The era in which pharma folks alone control the data about individual drugs has been over for a while. But big data will accelerate the ability of other societal stakeholders to say, we're seeing a safety signal with this drug that the manufacturer has not reported. It's possible, of course, that big data could do the opposite, assisting the drug industry by identifying trends that support new regulatory filings or marketing claims.
Dim bulb informaticists, Stang warned, may sift, extract and compute against towering stacks of data without a nuanced understanding of the limitations in each stack. Depending on the personality of the informaticist, he or she may be compelled to publish alarming conclusions or contact regulatory agencies. Even in the pharmaceutical industry, Stang implied, informaticists may have good intentions but lack the slowly-acquired domain knowledge of best practices in epidemiology, clinical care or electronic health record system design.
’A Data Landfill’
To take just one example, the unavoidable dirtiness or subtlety in a million physician office notes may be something that a bright MBA or armchair epidemiologist can nod knowingly about. Will there be real understanding? Probably not. The potential negative complications for the reputation of a falsely accused life science company did not need to be spelled out for the audience at the Quintiles conference.
As he pointed out, there are multiple systems of medical diagnosis and reimbursement, with hundreds of thousands of special codes and medical terms that do not map neatly and definitively to each other. “Just because it has a diagnosis code of angina, the person may not have angina,” Stang noted. “Are we just creating a giant data landfill, a giant data dump, where we lose sight of what is real and what is not real? If you have a big enough data set, you can find just about anything. The real trick is how do we get something that is actionable.”

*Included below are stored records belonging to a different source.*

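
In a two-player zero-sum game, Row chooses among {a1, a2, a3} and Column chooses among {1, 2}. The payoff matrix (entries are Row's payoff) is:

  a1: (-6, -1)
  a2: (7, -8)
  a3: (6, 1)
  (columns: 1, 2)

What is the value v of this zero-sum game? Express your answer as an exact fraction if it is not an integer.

1

Row minima: a1 → -6, a2 → -8, a3 → 1; maximin = 1.
Column maxima: 1 → 7, 2 → 1; minimax = 1.
Since maximin = minimax = 1, there is a saddle point and the value is 1.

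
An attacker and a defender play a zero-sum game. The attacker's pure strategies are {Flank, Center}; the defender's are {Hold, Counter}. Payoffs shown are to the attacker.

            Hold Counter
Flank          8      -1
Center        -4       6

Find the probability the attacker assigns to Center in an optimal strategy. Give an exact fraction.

Row minima: Flank → -1, Center → -4; maximin = -1.
Column maxima: Hold → 8, Counter → 6; minimax = 6.
-1 ≠ 6, so there is no saddle point; optimal play is mixed.
Let the attacker play Flank with probability p. Expected payoff against Hold: 8p + (-4)(1−p) = 12p − 4; against Counter: (-1)p + 6(1−p) = −7p + 6.
Setting these equal: 12p − 4 = −7p + 6 ⇒ 19p = 10 ⇒ p = 10/19, and the value is (12)·(10/19) − 4 = 44/19.
For the defender: with q = P(Hold), equating Flank's and Center's payoffs gives 9q − 1 = −10q + 6 ⇒ q = 7/19.

9/19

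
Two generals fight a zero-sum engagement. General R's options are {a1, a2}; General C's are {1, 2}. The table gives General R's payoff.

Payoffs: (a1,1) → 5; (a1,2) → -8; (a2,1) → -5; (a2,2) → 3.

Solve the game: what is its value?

-25/21

Row minima: a1 → -8, a2 → -5; maximin = -5.
Column maxima: 1 → 5, 2 → 3; minimax = 3.
-5 ≠ 3, so there is no saddle point; optimal play is mixed.
Let General R play a1 with probability p. Expected payoff against 1: 5p + (-5)(1−p) = 10p − 5; against 2: (-8)p + 3(1−p) = −11p + 3.
Setting these equal: 10p − 5 = −11p + 3 ⇒ 21p = 8 ⇒ p = 8/21, and the value is (10)·(8/21) − 5 = -25/21.
For General C: with q = P(1), equating a1's and a2's payoffs gives 13q − 8 = −8q + 3 ⇒ q = 11/21.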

It may be useful, Stang added, to draw a distinction between data that are static and dynamic. Genetic variations, family history and demographic characteristics are static. But pain, moods, and blood pressure levels fluctuate. Stang suggested that basic research may have to establish a more comprehensive view of the ebb and flow of dynamic physiological data over time, presumably in healthy people first. Only then will intelligent big-data conclusions about medical treatments be well-founded.
Stang also suggested that more attention to graphics and charts may prevent confusion—both within the scientific community and outside it. In that regard, his own visuals were attractive, if unintelligibly small when squished into PowerPoint slides. In response to a question from the audience, he reluctantly offered a plug for the Spotfire visualization package from Tibco, saying his team selected it after evaluating many alternatives.
Stang did not utter a word about what JNJ is doing with big data. An unabridged big data case history from someone in the life sciences would be helpful for industry. Some people in the audience will someday wake up to read a New York Times analysis of big data about their own firm's top-selling medication, vaccine or device.
It is not premature to begin practicing how to explain big data research to the public. On the whole, today's news media have the scientific background knowledge of a golden retriever. The pharmaceutical industry, meanwhile, has struggled to help the public grasp old-school, traditional research. The looming prospect of big data, drawing on data tsunamis from hospital networks and insurance companies, will be politically fraught, with industry likely to be locked out of access to some data sources. Big communications will be needed.